With debt levels increasing at 13% more than income levels, South Africans are more debt-stressed now than arguably ever before. This is iterated by the National Credit Regulator’s (NCR) report that nearly half of credit-active consumers in South Africa have damaged credit records.
However, only a few seek the necessary help. Justmoney delves into what it means to be overindebted and what your options are.
Tip: To get the help you need with your debt today, click here.
“South Africans’ net income has declined markedly in real terms since 2015 and consumers are making up the shortfall by large-scale borrowing,” says Debtbusters, a trusted South African debt counselling company.
According to Debtbusters’ latest Debtometer report consumers required 64% of their net income to service their debt every single month. This, added to the flatline trend when it comes to income growth, makes for a very financially strenuous situation.
For this reason, South African consumers are supplementing their income with unsecured lending on a large scale, says Debtbusters.
While debt is not necessarily a bad thing, unsecured debt is.
“Unsecured debt can be classified as short-term debt that’s not supported by any collateral like a house or a vehicle. It’s typically expensive with high interest rates because it’s a higher risk for the lender. Personal loans are a form of short-term debt that’s very popular and helps consumers fill the gap,” adds an in-branch Absa consultant.

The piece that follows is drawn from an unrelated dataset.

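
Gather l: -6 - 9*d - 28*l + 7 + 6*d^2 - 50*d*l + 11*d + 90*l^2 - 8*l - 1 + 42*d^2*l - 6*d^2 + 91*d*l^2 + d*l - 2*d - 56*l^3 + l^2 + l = -56*l^3 + l^2*(91*d + 91) + l*(42*d^2 - 49*d - 35)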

What’s more, these short-term loans are being utilised to supplement everyday costs such as food, transport, and school fees to name a few, says Benay Sager, chief operating officer of Debtbusters. Given this, it’s no surprise that increasingly more South African consumers are becoming overindebted.
But what does it mean to be overindebted?
According to financial experts, it means that your debt expenses outweigh your income. While this sounds fairly straightforward there are many people who are in denial.
“Being overindebted often makes one think of someone who is barely able to feed themselves and their family, or is on the verge of having their home or vehicle repossessed. But the truth is there are many people who don’t necessarily fit this mould but are gravely overindebted too,” says the Absa consultant.
Borrowing from one lender to pay another is how many are getting by and while they’re making payments and seemingly keeping their head above water, they will soon reach the end of their rope, adds Sager.
Often this realisation only comes once these consumers find that they’re no longer able to access any further credit. At this stage their credit records have typically been tarnished and they’re in a financial gridlock.
While it’s scary to reach this point, rest assured that there’s trusted help available.
What are your options?
Initiated by the NCR, debt counselling is a debt rehabilitation programme that offers South African consumers a chance at restructuring their debt through a legally approved process and plan.
This process can be outlined by the following 7 steps:
- Application – This is where you as the consumer recognises you need help, and fills out an application form. Once this is completed you should receive a call from a debt counsellor to explain the way forward to you.
- Debt assessment – This step is vital as it assesses whether you’re overindebted and where you may have gone wrong.
- Creating a budget – This is where your income and expenses are put into perspective and your debt counsellor draws up a corresponding budget or plan.
- Negotiation of payments with creditors – Here your debt counsellor will renegotiate a manageable repayment amount on your behalf.
- Approval of plan – This is a legal process that ensures the plan is binding.
- Implementation – The plan is put into place and you need to make your first payment.
Debt counselling is a great way to receive instant cash-relief together with the peace of mind that your debt responsibilities are being seen to, says Debtbusters.
“While the industry is still fighting the stigma created by irresponsible and illegitimate debt counsellors that aim to make a quick buck instead of assisting the consumer, there is quite a bit being done on the part of the regulator and those industry players that seek to truly help the consumer,” Sager adds.
“The number of clients completing debt counselling successfully has increased by 60% per annum over the last four years, indicating that for SA consumers under financial strain, debt counselling is an effective mechanism to get financially fit again.”